Posted Feb 13, 2008 18:03 UTC (Wed) by dw (subscriber, #12017)
In reply to: vmsplice(): the making of a local root exploit by landley
Parent article: vmsplice(): the making of a local root exploit

As a matter of diligence I (like many, many people) document large swathes of my code in the
form of comments. Basically anywhere it has taken me more than a moment to think about, or
where the purpose of the code cannot be inferred by reading API documentation for the calls
made inside it.

Magical integer literals and bitshifts fall well within this purview, and I cannot see it as
"noobness" in these two specific cases.
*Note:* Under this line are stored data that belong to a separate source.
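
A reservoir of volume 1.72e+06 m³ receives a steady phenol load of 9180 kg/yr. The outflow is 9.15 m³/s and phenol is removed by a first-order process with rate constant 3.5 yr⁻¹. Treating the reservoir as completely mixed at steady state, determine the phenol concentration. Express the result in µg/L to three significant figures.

31.1 µg/L

Outflow Q = 9.15 m³/s × 3.156e+07 s/yr = 2.888e+08 m³/yr.
Steady-state CSTR mass balance: W = Q·C + k·V·C, so C = W/(Q + kV).
Q + kV = 2.888e+08 + 3.5·1.72e+06 = 2.948e+08 m³/yr.
C = 9180/2.948e+08 = 3.114e-05 kg/m³ = 0.03114 mg/L = 31.14 µg/L.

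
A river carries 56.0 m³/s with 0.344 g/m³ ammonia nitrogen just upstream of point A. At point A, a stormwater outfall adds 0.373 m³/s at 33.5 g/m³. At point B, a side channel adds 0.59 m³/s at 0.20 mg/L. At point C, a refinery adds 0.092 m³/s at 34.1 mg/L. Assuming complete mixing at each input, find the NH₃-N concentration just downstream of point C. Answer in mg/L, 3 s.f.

0.614 mg/L

After input A: C = (56·0.344 + 0.373·33.5) / 56.37 = 0.5634 mg/L.
After input B: C = (56.37·0.5634 + 0.59·0.2) / 56.96 = 0.5596 mg/L.
After input C: C = (56.96·0.5596 + 0.092·34.1) / 57.05 = 0.6137 mg/L.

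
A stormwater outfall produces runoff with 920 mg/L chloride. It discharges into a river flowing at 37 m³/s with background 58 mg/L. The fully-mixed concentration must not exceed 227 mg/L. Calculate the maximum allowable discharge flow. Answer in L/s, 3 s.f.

9020 L/s

Mass balance at complete mixing: C_std·(Q_w + Q_r) = Q_w·C_e + Q_r·C_b.
Rearranging, Q_w = Q_r·(C_std − C_b)/(C_e − C_std) = 37·(227 − 58) / (920 − 227) = 9.023 m³/s.
= 9023 L/s.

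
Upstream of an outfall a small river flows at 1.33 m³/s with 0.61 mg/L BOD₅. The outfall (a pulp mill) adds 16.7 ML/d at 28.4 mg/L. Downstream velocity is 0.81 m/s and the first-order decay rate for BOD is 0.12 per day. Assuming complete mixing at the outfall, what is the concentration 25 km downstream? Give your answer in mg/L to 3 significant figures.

16.7 ML/d = 0.1933 m³/s.
After complete mixing, C₀ = (0.1933·28.4 + 1.33·0.61) / 1.523 = 4.136 mg/L.
Travel time t = 2.5e+04 m / 0.81 m/s = 3.086e+04 s = 0.3572 d.
C = 4.136·exp(−0.12·0.3572) = 4.136·0.958 = 3.963 mg/L.

3.96 mg/L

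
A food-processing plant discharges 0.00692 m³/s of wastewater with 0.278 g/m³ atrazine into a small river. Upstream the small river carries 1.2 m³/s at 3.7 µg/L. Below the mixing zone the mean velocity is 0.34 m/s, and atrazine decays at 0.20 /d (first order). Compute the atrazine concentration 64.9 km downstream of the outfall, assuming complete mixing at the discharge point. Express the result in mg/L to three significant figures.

3.7 µg/L = 0.0037 mg/L.
After complete mixing, C₀ = (0.00692·0.278 + 1.2·0.0037) / 1.207 = 0.005273 mg/L.
Travel time t = 6.49e+04 m / 0.34 m/s = 1.909e+05 s = 2.209 d.
C = 0.005273·exp(−0.20·2.209) = 0.005273·0.6428 = 0.00339 mg/L.

0.00339 mg/L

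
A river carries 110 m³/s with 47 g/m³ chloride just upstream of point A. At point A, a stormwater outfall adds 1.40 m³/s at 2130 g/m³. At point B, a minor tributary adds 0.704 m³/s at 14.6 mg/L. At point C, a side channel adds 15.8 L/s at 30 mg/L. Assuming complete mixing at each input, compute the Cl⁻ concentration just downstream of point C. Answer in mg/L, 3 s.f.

After input A: C = (110·47 + 1.4·2130) / 111.4 = 73.18 mg/L.
After input B: C = (111.4·73.18 + 0.704·14.6) / 112.1 = 72.81 mg/L.
15.8 L/s = 0.0158 m³/s.
After input C: C = (112.1·72.81 + 0.0158·30) / 112.1 = 72.8 mg/L.

72.8 mg/L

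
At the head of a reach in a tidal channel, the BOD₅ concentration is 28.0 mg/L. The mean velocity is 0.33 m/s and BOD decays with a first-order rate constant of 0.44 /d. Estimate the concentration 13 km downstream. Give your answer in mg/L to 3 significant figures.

Travel time t = 13 km / 0.33 m/s = 1.3e+04/0.33 = 3.939e+04 s = 0.4559 d.
First-order decay: C = 28.0·exp(−0.44·0.4559) = 28.0·0.8182 = 22.91 mg/L.

22.9 mg/L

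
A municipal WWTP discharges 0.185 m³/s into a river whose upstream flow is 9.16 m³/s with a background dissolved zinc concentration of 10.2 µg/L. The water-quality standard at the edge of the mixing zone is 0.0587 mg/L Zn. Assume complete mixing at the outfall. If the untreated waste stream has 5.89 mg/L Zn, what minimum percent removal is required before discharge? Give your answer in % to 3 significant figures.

58.2 %

10.2 µg/L = 0.0102 mg/L.
Mass balance: 0.0587·9.345 = 0.185·Cₑ + 9.16·0.0102.
Cₑ = (0.5486 − 0.09343) / 0.185 = 2.46 mg/L.
Required removal = 1 − 2.46/5.89 = 58.23 %.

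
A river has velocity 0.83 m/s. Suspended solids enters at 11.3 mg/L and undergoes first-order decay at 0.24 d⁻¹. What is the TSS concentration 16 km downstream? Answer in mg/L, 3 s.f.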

Imagine someone had to go back and fix all those
bitshifts when we move to Some New Compiler (in Some Hypothetical Future). Can't be regexed,
no central place where a change can ripple through the tree, and utterly dangerous, say, if
this New Compiler takes advantage of the fact that bitwise right shift on a signed number is
undefined according to ANSI C (I'm taking this as one, single example. There are hundreds
more).

I understand that other peoples' code is difficult to comprehend. Hell, I've read more than my
fair worth of Other Peoples' Code. I'm talking specifically about why the Linux kernel seems
to be so full of this, but other commenters have given good reasons for some of this already.